A few questions after the violence, trauma, or abuse inquiry, she said, “Wait. Can we go back?”
We did. She was being actively abused, and it was directly because of him that she hadn’t come in for prenatal care. They did drugs all day, every day. She told me everything with nonchalance, not a shred of anger, just the comfortable anesthesia provided by whatever she was taking.
How did she get there that day? Her sister.
We talked about a safety plan. She had a grandmother in south Chicago who she could probably stay with. I asked if she needed to use our phone. No, that’s ok.
Given her state, I was able to use my Boss voice and told her she absolutely had to come see me the next day, because we needed to finish her history and physical, and we’d run out of time. She said that would be good, and she’d try to bring him, too.
So it’s 24 hours later, right? I’ve already taken care of an abused woman who probably struggled against every expectation of her culture to leave her children with her abusive husband for her own safety, and another woman whose life had taught her that an occasional STD is the cost of rent.

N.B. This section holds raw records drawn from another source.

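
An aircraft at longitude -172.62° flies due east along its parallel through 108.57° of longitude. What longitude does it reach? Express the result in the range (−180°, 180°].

-64.05°

Start at -172.62°; shift +108.57° → -64.05°.
-64.05° already lies in (−180°, 180°].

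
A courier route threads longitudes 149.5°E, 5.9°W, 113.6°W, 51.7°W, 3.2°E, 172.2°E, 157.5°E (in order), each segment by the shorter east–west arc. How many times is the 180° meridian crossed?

0

Leg 1: +149.5° → -5.9°, shortest Δλ = -155.4° (west) — does not cross 180°.
Leg 2: -5.9° → -113.6°, shortest Δλ = -107.7° (west) — does not cross 180°.
Leg 3: -113.6° → -51.7°, shortest Δλ = 61.9° (east) — does not cross 180°.
Leg 4: -51.7° → +3.2°, shortest Δλ = 54.9° (east) — does not cross 180°.
Leg 5: +3.2° → +172.2°, shortest Δλ = 169.0° (east) — does not cross 180°.
Leg 6: +172.2° → +157.5°, shortest Δλ = -14.7° (west) — does not cross 180°.
Total crossings: 0.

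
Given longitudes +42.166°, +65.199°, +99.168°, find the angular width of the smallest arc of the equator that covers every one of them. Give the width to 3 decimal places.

57.002°

Sort the longitudes: +42.166°, +65.199°, +99.168°.
Eastward gaps between consecutive values (wrapping around): 23.033°, 33.969°, 302.998°.
Largest gap = 302.998° ⇒ minimal covering band is its complement: 360° − 302.998° = 57.002°.
Band runs from +42.166° eastward to +99.168°.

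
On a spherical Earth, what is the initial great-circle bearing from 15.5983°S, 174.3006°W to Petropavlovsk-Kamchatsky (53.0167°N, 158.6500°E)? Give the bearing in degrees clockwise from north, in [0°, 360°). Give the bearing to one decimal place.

343.3°

Δλ = 158.6500 − -174.3006 = 332.9506°; wrapped into (−180°, 180°]: -27.0494°.
θ = atan2( sin Δλ · cos φ₂ , cos φ₁ · sin φ₂ − sin φ₁ · cos φ₂ · cos Δλ )
  = atan2(-0.27357, 0.91346) = -16.673° → normalised to [0°, 360°): 343.327°.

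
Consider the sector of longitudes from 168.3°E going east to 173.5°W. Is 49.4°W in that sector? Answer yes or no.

Band width going east from +168.3° to -173.5°: ((-173.5 − 168.3) mod 360) = 18.2°.
Offset of -49.4° east of the west edge: ((-49.4 − 168.3) mod 360) = 142.3°.
142.3° > 18.2° ⇒ outside.

No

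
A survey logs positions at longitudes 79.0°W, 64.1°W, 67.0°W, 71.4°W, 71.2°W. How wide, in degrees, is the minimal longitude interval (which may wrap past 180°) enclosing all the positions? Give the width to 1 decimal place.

14.9°

Sort the longitudes: -79.0°, -71.4°, -71.2°, -67.0°, -64.1°.
Eastward gaps between consecutive values (wrapping around): 7.6°, 0.2°, 4.2°, 2.9°, 345.1°.
Largest gap = 345.1° ⇒ minimal covering band is its complement: 360° − 345.1° = 14.9°.
Band runs from -79.0° eastward to -64.1°.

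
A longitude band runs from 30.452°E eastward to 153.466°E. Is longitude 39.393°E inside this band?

Band width going east from +30.452° to +153.466°: ((153.466 − 30.452) mod 360) = 123.014°.
Offset of +39.393° east of the west edge: ((39.393 − 30.452) mod 360) = 8.941°.
8.941° ≤ 123.014° ⇒ inside.

Yes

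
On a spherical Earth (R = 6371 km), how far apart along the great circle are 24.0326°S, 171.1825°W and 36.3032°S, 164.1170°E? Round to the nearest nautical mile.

1472 nmi

Δλ = 164.1170 − -171.1825 = 335.2995°; wrapped into (−180°, 180°]: -24.7005°.
Δφ = -36.3032 − -24.0326 = -12.2706°.
a = sin²(Δφ/2) + cos φ₁ · cos φ₂ · sin²(Δλ/2) = 0.045095.
c = 2·atan2(√a, √(1−a)) = 0.42797 rad → d = 6371·c ≈ 2726.59 km ≈ 1472.24 nmi.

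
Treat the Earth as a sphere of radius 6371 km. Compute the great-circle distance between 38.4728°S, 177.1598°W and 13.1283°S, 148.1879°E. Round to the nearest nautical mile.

Δλ = 148.1879 − -177.1598 = 325.3477°; wrapped into (−180°, 180°]: -34.6523°.
Δφ = -13.1283 − -38.4728 = 25.3445°.
a = sin²(Δφ/2) + cos φ₁ · cos φ₂ · sin²(Δλ/2) = 0.115747.
c = 2·atan2(√a, √(1−a)) = 0.69429 rad → d = 6371·c ≈ 4423.34 km ≈ 2388.41 nmi.

2388 nmi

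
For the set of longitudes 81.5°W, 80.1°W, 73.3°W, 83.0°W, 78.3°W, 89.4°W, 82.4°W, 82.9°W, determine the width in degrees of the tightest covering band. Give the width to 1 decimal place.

Sort the longitudes: -89.4°, -83.0°, -82.9°, -82.4°, -81.5°, -80.1°, -78.3°, -73.3°.
Eastward gaps between consecutive values (wrapping around): 6.4°, 0.1°, 0.5°, 0.9°, 1.4°, 1.8°, 5.0°, 343.9°.
Largest gap = 343.9° ⇒ minimal covering band is its complement: 360° − 343.9° = 16.1°.
Band runs from -89.4° eastward to -73.3°.

16.1°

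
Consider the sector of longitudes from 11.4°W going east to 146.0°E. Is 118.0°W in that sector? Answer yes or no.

No

Band width going east from -11.4° to +146.0°: ((146.0 − -11.4) mod 360) = 157.4°.
Offset of -118.0° east of the west edge: ((-118.0 − -11.4) mod 360) = 253.4°.
253.4° > 157.4° ⇒ outside.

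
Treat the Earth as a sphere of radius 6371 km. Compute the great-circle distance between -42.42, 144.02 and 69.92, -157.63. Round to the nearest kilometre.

13348 km

Δλ = -157.63 − 144.02 = -301.65°; wrapped into (−180°, 180°]: 58.35°.
Δφ = 69.92 − -42.42 = 112.34°.
a = sin²(Δφ/2) + cos φ₁ · cos φ₂ · sin²(Δλ/2) = 0.750281.
c = 2·atan2(√a, √(1−a)) = 2.09504 rad → d = 6371·c ≈ 13347.52 km.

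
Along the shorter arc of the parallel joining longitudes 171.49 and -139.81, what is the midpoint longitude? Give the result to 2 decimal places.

Signed shortest Δλ from +171.49° to -139.81° is +48.70°.
Midpoint longitude = +171.49° + (+48.70°)/2 = +171.49° + 24.35° = +195.84°.
Normalise into (−180°, 180°]: -164.16°.
(The naïve average (+171.49 + -139.81)/2 = 15.84° is on the wrong side of the globe.)

-164.16°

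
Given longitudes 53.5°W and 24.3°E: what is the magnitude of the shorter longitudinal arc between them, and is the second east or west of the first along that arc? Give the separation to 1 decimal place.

Raw difference: 24.3 − -53.5 = 77.8°.
Normalise into (−180°, 180°]: 77.8° stays 77.8°.
Positive ⇒ the second point lies to the east; separation 77.8°.

77.8° east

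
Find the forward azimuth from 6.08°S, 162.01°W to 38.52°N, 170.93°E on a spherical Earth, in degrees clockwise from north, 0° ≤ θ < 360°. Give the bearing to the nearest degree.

Δλ = 170.93 − -162.01 = 332.94°; wrapped into (−180°, 180°]: -27.06°.
θ = atan2( sin Δλ · cos φ₂ , cos φ₁ · sin φ₂ − sin φ₁ · cos φ₂ · cos Δλ )
  = atan2(-0.35593, 0.69308) = -27.182° → normalised to [0°, 360°): 332.818°.

333°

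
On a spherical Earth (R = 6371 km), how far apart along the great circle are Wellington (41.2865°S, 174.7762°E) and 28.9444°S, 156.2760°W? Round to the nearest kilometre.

2950 km

Δλ = -156.2760 − 174.7762 = -331.0522°; wrapped into (−180°, 180°]: 28.9478°.
Δφ = -28.9444 − -41.2865 = 12.3421°.
a = sin²(Δφ/2) + cos φ₁ · cos φ₂ · sin²(Δλ/2) = 0.052633.
c = 2·atan2(√a, √(1−a)) = 0.46296 rad → d = 6371·c ≈ 2949.53 km.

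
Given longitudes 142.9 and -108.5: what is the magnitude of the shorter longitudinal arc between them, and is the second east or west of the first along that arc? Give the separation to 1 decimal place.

108.6° east

Raw difference: -108.5 − 142.9 = -251.4°.
Normalise into (−180°, 180°]: -251.4° + 360° = 108.6°.
Positive ⇒ the second point lies to the east; separation 108.6°.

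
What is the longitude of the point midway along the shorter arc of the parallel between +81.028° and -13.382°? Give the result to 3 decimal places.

+33.823°

Signed shortest Δλ from +81.028° to -13.382° is -94.410°.
Midpoint longitude = +81.028° + (-94.410°)/2 = +81.028° − 47.205° = +33.823°.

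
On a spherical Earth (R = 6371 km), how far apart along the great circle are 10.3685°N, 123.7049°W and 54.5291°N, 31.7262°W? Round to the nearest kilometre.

Δλ = -31.7262 − -123.7049 = 91.9787°.
Δφ = 54.5291 − 10.3685 = 44.1606°.
a = sin²(Δφ/2) + cos φ₁ · cos φ₂ · sin²(Δλ/2) = 0.436566.
c = 2·atan2(√a, √(1−a)) = 1.44359 rad → d = 6371·c ≈ 9197.09 km.

9197 km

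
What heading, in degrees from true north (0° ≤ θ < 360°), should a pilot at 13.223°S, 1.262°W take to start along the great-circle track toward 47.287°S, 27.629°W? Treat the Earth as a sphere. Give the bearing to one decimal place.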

My day ended with taking pictures of injuries for legal documentation purposes. The woman from the day before had decided to quit drugs upon leaving the office, told her partner she needed to move in with her grandmother, and her reward was a beating. No abdominal trauma, nothing below the waist, but a black eye and a swollen lip. She was unrecognizable, somewhat from the disfigurement of her injuries, but also the way her energy had changed, from the foggy, half smiling, not-quite-thereness of the day before to the harsh awareness of the real world and nothing to medicate the pain with.
The end of her story was a request for medical records from a south side hospital about a week later.
Let me remind you: I saw all three of these women in one day.
Since that day, and probably on that day, I decided Marilyn French was right. I look at the world through her glasses, not with vitriol, but with clinical detachment. I’ve accepted that most women are or have been abused in some fashion. A rape, a violent partner, an abusive upbringing. It’s not the remarkable exception perpetrated by freakish men and unsually bad parenting. It’s the norm. I’m still sad, but I’m not surprised and horrified anymore.
When I take care of women and they disclose some history of abuse, and that disclosure has any degree of shame in it, I do what I can to communicate the bigger picture to them. Women are abused because our society tolerates it. Abuse, sexual assault, and domestic violence are not isolated events out of the range of normal. It IS normal, if one defines normal as the most common occurrence of a phenomenon.
That’s hard to communicate, even in 30 to 60 minute long visits, even over several of them. I do what I can, which is to honor her when I’m caring for her and hope that she comes to believe that she is worthy of the same honor in the rest of her life. Yes, I speak with my white middle class privilege and delusional optimism, but if I’ve helped a woman safely bring her baby earthside AND bring her up a notch on Maslow’s hierarchy, I’ve done my job with a cherry on top.